Graph neural networks (GNNs) have emerged as an effective tool for fraud detection, identifying fraudulent users, and uncovering malicious behaviors. However, attacks against GNN-based fraud detectors and their risks have rarely been studied, thereby leaving potential threats unaddressed. Recent findings suggest that frauds are increasingly organized as gangs or groups. In this work, we design attack scenarios where fraud gangs aim to make their fraud nodes misclassified as benign by camouflaging their illicit activities in collusion. Based on these scenarios, we study adversarial attacks against GNN-based fraud detectors by simulating attacks of fraud gangs in three real-world fraud cases: spam reviews, fake news, and medical insurance frauds. We define these attacks as multi-target graph injection attacks and propose MonTi, a transformer-based Multi-target one-Time graph injection attack model. MonTi simultaneously generates attributes and edges of all attack nodes with a transformer encoder, capturing interdependencies between attributes and edges more effectively than most existing graph injection attack methods that generate these elements sequentially. Additionally, MonTi adaptively allocates the degree budget for each attack node to explore diverse injection structures involving target, candidate, and attack nodes, unlike existing methods that fix the degree budget across all attack nodes. Experiments show that MonTi outperforms the state-of-the-art graph injection attack methods on five real-world graphs.

Paper Structure

This paper contains 50 sections, 11 equations, 5 figures, 12 tables.

Figures (5)

  • Figure 1: An example of a multi-target graph injection attack against a GNN-based fraud detector: a fraud gang injects attack nodes to induce misclassification of their fraud nodes.
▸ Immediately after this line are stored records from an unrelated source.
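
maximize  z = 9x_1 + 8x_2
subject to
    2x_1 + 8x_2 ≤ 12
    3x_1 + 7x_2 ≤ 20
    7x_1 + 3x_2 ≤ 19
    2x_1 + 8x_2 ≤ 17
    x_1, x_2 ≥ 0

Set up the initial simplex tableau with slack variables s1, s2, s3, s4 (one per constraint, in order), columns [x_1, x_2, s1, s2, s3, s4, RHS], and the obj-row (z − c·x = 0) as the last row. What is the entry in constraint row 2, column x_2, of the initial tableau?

Constraint 2 has coefficient 7 on x_2.

7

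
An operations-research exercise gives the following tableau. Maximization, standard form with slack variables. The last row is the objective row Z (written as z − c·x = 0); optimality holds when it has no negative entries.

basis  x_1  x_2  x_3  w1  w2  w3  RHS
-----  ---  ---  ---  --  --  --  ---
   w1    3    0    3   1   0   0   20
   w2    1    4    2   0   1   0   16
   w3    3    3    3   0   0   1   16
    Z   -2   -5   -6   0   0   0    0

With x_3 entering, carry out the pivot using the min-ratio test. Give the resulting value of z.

32

Ratio test on column x_3 — row 1: 20/3 = 20/3; row 2: 16/2 = 8; row 3: 16/3 = 16/3. Minimum is 16/3 at row 3 (w3 leaves); pivot element 3.
Pivot on row 3; the Z-row RHS becomes 0 − (-6)·(16/3) = 32.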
  • Figure 2: Overview of MonTi. Given the original graph and the target set, MonTi selects candidate nodes among $K$-hop neighbors of target nodes utilizing a learnable scoring function. Then, MonTi calculates the intermediate node representations of target, candidate, and attack nodes by the adversarial structure encoding transformer. Based on those intermediate representations, adversarial attributes and edges for injection are simultaneously generated.
  • Figure 3: The t-SNE visualization of the changes in the latent representations of target nodes computed by GAGA on GossipCop-S, incurred by G-NIA (Left) and MonTi (Right).
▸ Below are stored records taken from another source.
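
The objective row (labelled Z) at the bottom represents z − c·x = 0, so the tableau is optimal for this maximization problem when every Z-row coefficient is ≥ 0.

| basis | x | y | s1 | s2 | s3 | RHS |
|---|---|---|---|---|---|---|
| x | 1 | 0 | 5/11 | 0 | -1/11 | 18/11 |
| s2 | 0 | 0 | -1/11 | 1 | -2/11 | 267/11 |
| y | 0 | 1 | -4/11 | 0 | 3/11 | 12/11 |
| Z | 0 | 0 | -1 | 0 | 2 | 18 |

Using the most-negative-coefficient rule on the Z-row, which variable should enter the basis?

Negative Z-row entries: s1: -1.
The most negative is -1 in column s1, so s1 enters.

s1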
  • Figure 4: Multi-target attack performance of MonTi on GossipCop-S using GCN as the surrogate model with varying node (Left) and edge budgets (Right).
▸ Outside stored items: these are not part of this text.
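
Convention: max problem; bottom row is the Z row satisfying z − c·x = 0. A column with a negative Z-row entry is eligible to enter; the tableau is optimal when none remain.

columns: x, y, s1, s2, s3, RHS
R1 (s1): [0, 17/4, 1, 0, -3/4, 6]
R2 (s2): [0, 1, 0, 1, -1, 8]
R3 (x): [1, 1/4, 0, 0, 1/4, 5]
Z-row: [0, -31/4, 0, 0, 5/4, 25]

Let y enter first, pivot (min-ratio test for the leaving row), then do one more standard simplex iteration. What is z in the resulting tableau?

Ratio test on column y — row 1: 6/(17/4) = 24/17; row 2: 8/1 = 8; row 3: 5/(1/4) = 20. Minimum is 24/17 at row 1 (s1 leaves); pivot element 17/4.
Pivot on row 1; the Z-row RHS becomes 25 − (-31/4)·(24/17) = 611/17.
Next entering variable (most negative Z-row entry -2/17): s3.
Ratio test on column s3 — row 1: entry -3/17 ≤ 0; row 2: entry -14/17 ≤ 0; row 3: (79/17)/(5/17) = 79/5. Minimum is 79/5 at row 3 (x leaves); pivot element 5/17.
After the second pivot the Z-row RHS is 611/17 − (-2/17)·(79/5) = 189/5.

189/5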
  • Figure 5: The t-SNE visualization of the changes in the latent representations of target nodes computed by GAGA on GossipCop-S, incurred by G-NIA (Upper) and MonTi (Lower). A blue circle and an orange diamond corresponding to the same target node are connected. For each figure, we also provide misclassification rates of GAGA for the corresponding target set before and after the attack, the size of the target set, and $B = \lvert \mathcal{N}^{(1)} \cup \mathcal{T} \rvert$. While G-NIA induces only minor changes in the representations of target nodes, MonTi significantly shifts the representations.